The peso appreciated 0.2 percent to 473.98 per U.S. dollar at the close in Santiago. Its 0.6 percent advance on the week was the second-highest among major Latin American currencies tracked by Bloomberg after the Mexican peso.
Chile’s central bank yesterday left its benchmark interest rate at 5 percent even after the inflation rate fell to a two-year low. International investors in the Chilean peso forwards market reduced bets against the peso to $6.5 billion on Dec. 12 from $7.4 billion a week earlier, according to central bank data.
“People are starting to bet on rate rises next year and that’s a magnet,” said Felipe Alarcon, an economist at Banco de Credito & Inversiones in Santiago.
The central bank may raise rates as soon as the first quarter of next year, sooner than implied by swaps prices, economists at Banco Santander wrote today in a note to clients.
Consumer spending and investment are driving faster-than-anticipated economic growth while the strengthening peso helps tame inflation. The economy expanded more than economists estimated in five of the six months through October, the latest data available.

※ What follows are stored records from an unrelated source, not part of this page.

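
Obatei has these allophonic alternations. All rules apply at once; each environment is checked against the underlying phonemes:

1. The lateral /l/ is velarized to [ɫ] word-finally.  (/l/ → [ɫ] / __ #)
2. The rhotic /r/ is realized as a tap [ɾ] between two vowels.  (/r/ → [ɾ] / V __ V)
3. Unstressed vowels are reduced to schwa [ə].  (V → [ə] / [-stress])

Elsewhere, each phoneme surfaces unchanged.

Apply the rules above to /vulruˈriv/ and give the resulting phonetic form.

/v/ — not in any rule's target class → [v].
/u/ (between /v/ and /l/): in an unstressed syllable, so rule 3 applies → [ə].
/l/ (between /u/ and /r/) fails the environment for rule 1, so it stays [l].
/r/ (between /l/ and /u/) is in the target of rule 2 but the environment (between two vowels) is not met → [r].
Rule 3 applies to /u/ (between /r/ and /r/: in an unstressed syllable) → [ə].
Rule 2 applies to /r/ (between /u/ and /i/: between two vowels) → [ɾ].
/i/ (between /r/ and /v/) is in the target of rule 3 but the environment (in an unstressed syllable) is not met → [i].
/v/ stays [v].

[vəlrəˈɾiv]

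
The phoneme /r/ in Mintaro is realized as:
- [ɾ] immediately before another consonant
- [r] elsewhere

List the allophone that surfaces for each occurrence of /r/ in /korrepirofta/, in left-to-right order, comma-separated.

Occurrence 1 (position 3): immediately before another consonant → [ɾ].
Occurrence 2 (position 4): no conditioning environment matches → elsewhere allophone [r].
Occurrence 3 (position 8): no conditioning environment matches → elsewhere allophone [r].

[ɾ], [r], [r]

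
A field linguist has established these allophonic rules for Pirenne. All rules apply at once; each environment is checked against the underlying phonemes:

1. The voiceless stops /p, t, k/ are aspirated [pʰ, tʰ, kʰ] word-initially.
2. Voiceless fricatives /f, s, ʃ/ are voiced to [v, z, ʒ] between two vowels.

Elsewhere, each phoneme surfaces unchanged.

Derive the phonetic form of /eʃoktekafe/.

/e/ — not in any rule's target class → [e].
/ʃ/ (between /e/ and /o/): between two vowels, so rule 2 applies → [ʒ].
/o/ (between /ʃ/ and /k/) is unaffected → [o].
/k/ (between /o/ and /t/) is in the target of rule 1 but the environment (word-initially) is not met → [k].
/t/ (between /k/ and /e/): rule 1 targets it, but not word-initially → unchanged [t].
/e/ — not in any rule's target class → [e].
/k/ (between /e/ and /a/): rule 1 targets it, but not word-initially → unchanged [k].
/a/ (between /k/ and /f/): no rule targets it → [a].
/f/ meets the environment for rule 2 (between two vowels) → [v].
/e/ (word-final): no rule targets it → [e].

[eʒoktekave]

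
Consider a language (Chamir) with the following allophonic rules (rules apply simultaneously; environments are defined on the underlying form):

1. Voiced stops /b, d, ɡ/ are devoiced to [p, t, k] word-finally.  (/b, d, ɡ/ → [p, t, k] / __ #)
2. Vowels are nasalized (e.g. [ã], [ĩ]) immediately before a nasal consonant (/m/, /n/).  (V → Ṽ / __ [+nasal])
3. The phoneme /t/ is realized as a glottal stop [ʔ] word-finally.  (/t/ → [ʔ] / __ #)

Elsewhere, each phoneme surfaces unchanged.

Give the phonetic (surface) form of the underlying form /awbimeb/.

/a/ — word-initial; rule 2 does not apply here → [a].
/w/ (between /a/ and /b/): no rule targets it → [w].
/b/ (between /w/ and /i/) fails the environment for rule 1, so it stays [b].
/i/ meets the environment for rule 2 (before a nasal consonant) → [ĩ].
/m/ — not in any rule's target class → [m].
/e/ — between /m/ and /b/; rule 2 does not apply here → [e].
/b/ (word-final): word-finally, so rule 1 applies → [p].

[awbĩmep]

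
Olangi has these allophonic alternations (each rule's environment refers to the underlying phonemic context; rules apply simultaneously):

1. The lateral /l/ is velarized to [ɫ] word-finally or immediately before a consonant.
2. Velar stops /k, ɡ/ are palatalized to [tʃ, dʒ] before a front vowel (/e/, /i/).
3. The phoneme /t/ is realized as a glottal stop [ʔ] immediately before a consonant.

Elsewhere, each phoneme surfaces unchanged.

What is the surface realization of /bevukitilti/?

[bevutʃitiɫti]

Rule 2 applies to /k/ (between /u/ and /i/: before a front vowel) → [tʃ].
/t/ (between /i/ and /i/) is in the target of rule 3 but the environment (immediately before a consonant) is not met → [t].
/l/ (between /i/ and /t/) occurs word-finally or immediately before a consonant → [ɫ] by rule 1.
/t/ (between /l/ and /i/) fails the environment for rule 3, so it stays [t].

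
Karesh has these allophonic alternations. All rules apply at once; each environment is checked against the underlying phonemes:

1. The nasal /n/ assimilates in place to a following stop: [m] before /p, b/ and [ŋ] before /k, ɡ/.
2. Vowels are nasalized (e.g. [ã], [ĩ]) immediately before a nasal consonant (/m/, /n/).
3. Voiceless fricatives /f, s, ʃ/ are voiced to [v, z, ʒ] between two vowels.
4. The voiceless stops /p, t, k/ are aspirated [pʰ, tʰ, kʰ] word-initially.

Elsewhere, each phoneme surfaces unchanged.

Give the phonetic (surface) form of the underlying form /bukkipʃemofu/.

/b/ — not in any rule's target class → [b].
/u/ (between /b/ and /k/) fails the environment for rule 2, so it stays [u].
/k/ (between /u/ and /k/) is in the target of rule 4 but the environment (word-initially) is not met → [k].
/k/ (between /k/ and /i/): rule 4 targets it, but not word-initially → unchanged [k].
/i/ (between /k/ and /p/) fails the environment for rule 2, so it stays [i].
/p/ (between /i/ and /ʃ/) is in the target of rule 4 but the environment (word-initially) is not met → [p].
/ʃ/ — between /p/ and /e/; rule 3 does not apply here → [ʃ].
Rule 2 applies to /e/ (between /ʃ/ and /m/: before a nasal consonant) → [ẽ].
/m/ (between /e/ and /o/): no rule targets it → [m].
/o/ — between /m/ and /f/; rule 2 does not apply here → [o].
/f/ (between /o/ and /u/): between two vowels, so rule 3 applies → [v].
/u/ (word-final): rule 2 targets it, but not before a nasal consonant → unchanged [u].

[bukkipʃẽmovu]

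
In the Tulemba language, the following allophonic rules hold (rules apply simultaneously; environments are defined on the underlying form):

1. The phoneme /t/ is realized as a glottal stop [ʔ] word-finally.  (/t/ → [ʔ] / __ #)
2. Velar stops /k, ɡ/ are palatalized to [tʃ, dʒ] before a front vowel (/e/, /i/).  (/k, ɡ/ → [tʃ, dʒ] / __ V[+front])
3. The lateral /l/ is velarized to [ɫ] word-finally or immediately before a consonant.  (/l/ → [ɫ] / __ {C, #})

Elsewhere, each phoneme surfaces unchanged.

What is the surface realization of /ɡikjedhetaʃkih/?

/ɡ/ meets the environment for rule 2 (before a front vowel) → [dʒ].
/i/ stays [i].
/k/ — between /i/ and /j/; rule 2 does not apply here → [k].
/j/ (between /k/ and /e/) is unaffected → [j].
/e/ — not in any rule's target class → [e].
/d/ (between /e/ and /h/): no rule targets it → [d].
/h/ — not in any rule's target class → [h].
/e/ (between /h/ and /t/) is unaffected → [e].
/t/ (between /e/ and /a/): rule 1 targets it, but not word-finally → unchanged [t].
/a/ — not in any rule's target class → [a].
/ʃ/ (between /a/ and /k/) is unaffected → [ʃ].
/k/ meets the environment for rule 2 (before a front vowel) → [tʃ].
/i/ (between /k/ and /h/): no rule targets it → [i].
/h/ (word-final) is unaffected → [h].

[dʒikjedhetaʃtʃih]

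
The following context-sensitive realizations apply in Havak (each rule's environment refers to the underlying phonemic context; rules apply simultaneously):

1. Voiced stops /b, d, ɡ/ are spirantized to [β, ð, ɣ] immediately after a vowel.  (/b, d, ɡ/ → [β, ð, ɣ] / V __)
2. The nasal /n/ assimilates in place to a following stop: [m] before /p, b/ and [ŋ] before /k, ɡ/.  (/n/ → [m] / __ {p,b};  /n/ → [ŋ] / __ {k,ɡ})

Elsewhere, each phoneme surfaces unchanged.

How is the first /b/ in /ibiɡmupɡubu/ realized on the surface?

[β]

/b/ (between /i/ and /i/) occurs immediately after a vowel → [β] by rule 1.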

“Chile’s numbers are fantastic,” International Monetary Fund Managing Director Christine Lagarde told students at the University of Chile in Santiago yesterday. “Many countries around the world would be envious of the numbers you’ve got: high growth, controlled inflation, very low unemployment, a low deficit getting lower and very low debt. Wow.”
The peso had fallen yesterday for the first time in eight days. That reversed after a report showing Chinese manufacturing growth is on course to accelerate this month. The December reading for a purchasing managers’ index released by HSBC Holdings Plc and Markit Economics was 50.9, compared to 50.5 for November. A number above 50 indicates expansion.
China is Chile’s biggest trade partner and bought more of the Andean country’s copper in October than the next four biggest markets combined. China’s copper buying accounted for more than 20 percent of all Chile’s exports.
Copper for March delivery rose as much as 0.9 percent to $3.6945 a pound on the Comex in New York.